You are viewing a plain text version of this content. The canonical link for it is here.
Posted to commits@ctakes.apache.org by dl...@apache.org on 2015/09/04 19:12:18 UTC
svn commit: r1701295 -
/ctakes/sandbox/ctakes-wsd/src/main/java/org/apache/ctakes/index/SearchUtility.java
Author: dligach
Date: Fri Sep 4 17:12:17 2015
New Revision: 1701295
URL: http://svn.apache.org/r1701295
Log:
printing local context instead of entire sentence
Modified:
ctakes/sandbox/ctakes-wsd/src/main/java/org/apache/ctakes/index/SearchUtility.java
Modified: ctakes/sandbox/ctakes-wsd/src/main/java/org/apache/ctakes/index/SearchUtility.java
URL: http://svn.apache.org/viewvc/ctakes/sandbox/ctakes-wsd/src/main/java/org/apache/ctakes/index/SearchUtility.java?rev=1701295&r1=1701294&r2=1701295&view=diff
==============================================================================
--- ctakes/sandbox/ctakes-wsd/src/main/java/org/apache/ctakes/index/SearchUtility.java (original)

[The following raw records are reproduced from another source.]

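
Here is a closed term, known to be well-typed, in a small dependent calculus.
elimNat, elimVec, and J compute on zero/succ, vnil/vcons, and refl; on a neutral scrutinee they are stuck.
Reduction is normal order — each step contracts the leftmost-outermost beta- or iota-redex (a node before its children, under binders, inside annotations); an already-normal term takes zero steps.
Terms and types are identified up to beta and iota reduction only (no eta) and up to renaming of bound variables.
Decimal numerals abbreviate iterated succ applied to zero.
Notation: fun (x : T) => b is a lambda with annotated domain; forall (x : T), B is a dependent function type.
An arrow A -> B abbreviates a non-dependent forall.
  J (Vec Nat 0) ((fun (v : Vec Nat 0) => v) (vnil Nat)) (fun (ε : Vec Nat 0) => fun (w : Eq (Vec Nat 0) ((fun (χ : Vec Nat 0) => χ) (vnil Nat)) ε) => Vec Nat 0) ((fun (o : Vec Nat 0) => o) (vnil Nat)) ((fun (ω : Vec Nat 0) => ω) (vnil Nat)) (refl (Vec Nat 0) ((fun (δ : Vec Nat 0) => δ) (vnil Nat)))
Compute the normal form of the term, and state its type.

normal form:
  vnil Nat
inferred type:
  Vec Nat 0


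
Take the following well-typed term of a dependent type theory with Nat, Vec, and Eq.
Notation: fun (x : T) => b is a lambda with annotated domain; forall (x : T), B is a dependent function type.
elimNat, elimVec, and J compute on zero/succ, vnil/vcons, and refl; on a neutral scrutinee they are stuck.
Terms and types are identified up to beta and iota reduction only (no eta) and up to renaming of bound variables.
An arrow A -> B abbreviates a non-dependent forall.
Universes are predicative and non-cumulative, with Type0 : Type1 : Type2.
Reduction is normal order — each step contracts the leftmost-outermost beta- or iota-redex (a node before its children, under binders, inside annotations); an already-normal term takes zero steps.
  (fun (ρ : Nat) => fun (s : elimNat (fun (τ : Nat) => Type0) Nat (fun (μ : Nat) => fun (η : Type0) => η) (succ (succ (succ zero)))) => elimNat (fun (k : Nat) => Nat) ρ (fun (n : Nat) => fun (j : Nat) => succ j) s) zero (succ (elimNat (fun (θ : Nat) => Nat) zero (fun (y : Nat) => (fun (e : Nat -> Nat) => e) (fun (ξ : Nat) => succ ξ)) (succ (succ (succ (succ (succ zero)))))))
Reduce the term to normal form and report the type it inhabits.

reduced normal form:
  succ (succ (succ (succ (succ (succ zero)))))
type:
  Nat
observation: the first redex contracted is a beta-redex; the normal form is reached in 42 normal-order steps.


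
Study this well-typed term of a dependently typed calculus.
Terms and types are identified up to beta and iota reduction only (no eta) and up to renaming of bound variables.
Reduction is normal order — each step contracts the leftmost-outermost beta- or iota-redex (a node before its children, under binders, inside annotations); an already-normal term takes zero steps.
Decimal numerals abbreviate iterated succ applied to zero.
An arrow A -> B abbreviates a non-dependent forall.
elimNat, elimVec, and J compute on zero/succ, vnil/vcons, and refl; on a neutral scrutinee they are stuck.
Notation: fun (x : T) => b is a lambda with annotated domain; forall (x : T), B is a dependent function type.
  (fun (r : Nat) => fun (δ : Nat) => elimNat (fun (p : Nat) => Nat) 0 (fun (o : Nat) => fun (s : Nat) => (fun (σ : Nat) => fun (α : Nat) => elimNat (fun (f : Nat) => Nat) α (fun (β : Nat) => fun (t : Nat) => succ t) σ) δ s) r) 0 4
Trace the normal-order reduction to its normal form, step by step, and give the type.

normal-order reduction:
  (fun (r : Nat) => fun (δ : Nat) => elimNat (fun (p : Nat) => Nat) 0 (fun (o : Nat) => fun (s : Nat) => (fun (σ : Nat) => fun (α : Nat) => elimNat (fun (f : Nat) => Nat) α (fun (β : Nat) => fun (t : Nat) => succ t) σ) δ s) r) 0 4
  ~> (fun (r : Nat) => elimNat (fun (δ : Nat) => Nat) 0 (fun (p : Nat) => fun (o : Nat) => (fun (s : Nat) => fun (σ : Nat) => elimNat (fun (α : Nat) => Nat) σ (fun (f : Nat) => fun (β : Nat) => succ β) s) r o) 0) 4
  ~> elimNat (fun (r : Nat) => Nat) 0 (fun (δ : Nat) => fun (p : Nat) => (fun (o : Nat) => fun (s : Nat) => elimNat (fun (σ : Nat) => Nat) s (fun (α : Nat) => fun (f : Nat) => succ f) o) 4 p) 0
  ~> 0
inferred type:
  Nat


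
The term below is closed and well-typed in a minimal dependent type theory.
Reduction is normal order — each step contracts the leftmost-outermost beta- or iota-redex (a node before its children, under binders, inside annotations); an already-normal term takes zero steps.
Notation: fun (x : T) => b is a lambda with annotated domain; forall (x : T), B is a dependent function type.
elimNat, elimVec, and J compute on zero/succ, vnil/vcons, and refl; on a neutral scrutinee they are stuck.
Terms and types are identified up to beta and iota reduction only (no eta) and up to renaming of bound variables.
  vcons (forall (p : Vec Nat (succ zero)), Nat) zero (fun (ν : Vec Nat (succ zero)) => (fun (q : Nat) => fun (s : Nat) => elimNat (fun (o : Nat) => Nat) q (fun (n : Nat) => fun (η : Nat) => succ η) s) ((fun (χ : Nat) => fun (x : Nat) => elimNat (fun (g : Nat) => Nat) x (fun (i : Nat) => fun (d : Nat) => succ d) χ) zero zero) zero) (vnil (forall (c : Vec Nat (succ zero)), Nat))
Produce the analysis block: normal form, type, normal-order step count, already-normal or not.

resulting normal form:
  vcons (forall (p : Vec Nat (succ zero)), Nat) zero (fun (ν : Vec Nat (succ zero)) => zero) (vnil (forall (q : Vec Nat (succ zero)), Nat))
the term's type:
  Vec (forall (p : Vec Nat (succ zero)), Nat) (succ zero)
normal-order step count: 6
term was already normal: no
first redex: a beta-redex


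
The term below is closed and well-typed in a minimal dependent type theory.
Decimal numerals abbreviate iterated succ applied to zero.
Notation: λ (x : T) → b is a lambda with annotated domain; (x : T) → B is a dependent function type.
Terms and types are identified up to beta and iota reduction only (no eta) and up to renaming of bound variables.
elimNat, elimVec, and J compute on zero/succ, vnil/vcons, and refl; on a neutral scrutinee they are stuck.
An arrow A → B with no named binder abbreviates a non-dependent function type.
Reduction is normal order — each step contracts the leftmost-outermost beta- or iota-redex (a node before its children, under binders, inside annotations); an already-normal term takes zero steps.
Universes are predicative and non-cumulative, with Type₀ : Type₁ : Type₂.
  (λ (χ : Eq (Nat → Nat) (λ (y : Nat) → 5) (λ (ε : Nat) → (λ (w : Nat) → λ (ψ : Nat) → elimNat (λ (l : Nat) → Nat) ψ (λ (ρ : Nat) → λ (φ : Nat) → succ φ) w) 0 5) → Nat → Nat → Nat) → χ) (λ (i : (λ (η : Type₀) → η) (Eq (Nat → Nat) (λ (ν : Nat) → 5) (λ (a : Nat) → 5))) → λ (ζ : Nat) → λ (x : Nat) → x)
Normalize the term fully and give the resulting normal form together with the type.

resulting normal form:
  λ (χ : Eq (Nat → Nat) (λ (y : Nat) → 5) (λ (ε : Nat) → 5)) → λ (w : Nat) → λ (ψ : Nat) → ψ
the term's type:
  Eq (Nat → Nat) (λ (χ : Nat) → 5) (λ (y : Nat) → 5) → Nat → Nat → Nat
observation: reduction starts at a beta-redex, and 2 normal-order steps reach the normal form.


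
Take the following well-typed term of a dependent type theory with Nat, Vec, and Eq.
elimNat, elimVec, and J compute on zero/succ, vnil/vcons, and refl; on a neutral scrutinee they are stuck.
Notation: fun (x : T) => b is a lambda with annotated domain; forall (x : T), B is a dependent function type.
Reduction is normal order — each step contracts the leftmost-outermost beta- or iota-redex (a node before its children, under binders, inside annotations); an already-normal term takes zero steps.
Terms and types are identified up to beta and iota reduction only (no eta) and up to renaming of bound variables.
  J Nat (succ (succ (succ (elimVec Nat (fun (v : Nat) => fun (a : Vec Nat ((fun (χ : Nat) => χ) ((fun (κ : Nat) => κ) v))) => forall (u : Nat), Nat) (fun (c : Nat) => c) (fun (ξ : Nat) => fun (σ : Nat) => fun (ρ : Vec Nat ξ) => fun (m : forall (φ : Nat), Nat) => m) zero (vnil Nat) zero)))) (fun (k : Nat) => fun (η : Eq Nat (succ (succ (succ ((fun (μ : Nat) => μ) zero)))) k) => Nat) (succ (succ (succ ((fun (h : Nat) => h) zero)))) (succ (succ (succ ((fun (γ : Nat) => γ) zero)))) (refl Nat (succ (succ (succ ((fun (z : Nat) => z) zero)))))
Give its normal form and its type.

normal form:
  succ (succ (succ zero))
inferred type:
  Nat
observation: the leftmost-outermost redex is a J iota-redex, and normalization takes 2 steps.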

+++ ctakes/sandbox/ctakes-wsd/src/main/java/org/apache/ctakes/index/SearchUtility.java Fri Sep 4 17:12:17 2015
@@ -41,8 +41,8 @@ public class SearchUtility {
for(ScoreDoc scoreDoc : scoreDocs) {
Document document = indexSearcher.doc(scoreDoc.doc);
String text = document.get(fieldName);
- System.out.println(text);
- System.out.println();
+ String context = getContext(queryText, text, 30);
+ System.out.println(context);
}
directory.close();
@@ -50,5 +50,29 @@ public class SearchUtility {
System.out.println("total hits: " + scoreDocs.length);
}
+
+ /**
+ * Get context for a string. Return "" if string not found in text.
+ *
+ * TODO: Occasionally no context is found when the indexer removed certain
+ * characters which still exist in the source text. E.g. when "... pain, and swelling"
+ * is in the source document, the query "pain and swelling" will return this document.
+ * However, this method will not find the occurence of "pain and swelling" in the
+ * document because of the comma.
+ */
+ public static String getContext(String string, String text, int characterWindow) {
+
+ String noEOL = text.replace('\n', ' ');
+ int begin = noEOL.indexOf(string);
+ if(begin == -1) {
+ return "";
+ }
+
+ int end = begin + string.length();
+ int contextBegin = Math.max(0, begin - characterWindow);
+ int contextEnd = Math.min(text.length(), end + characterWindow);
+
+ return noEOL.substring(contextBegin, contextEnd);
+ }
}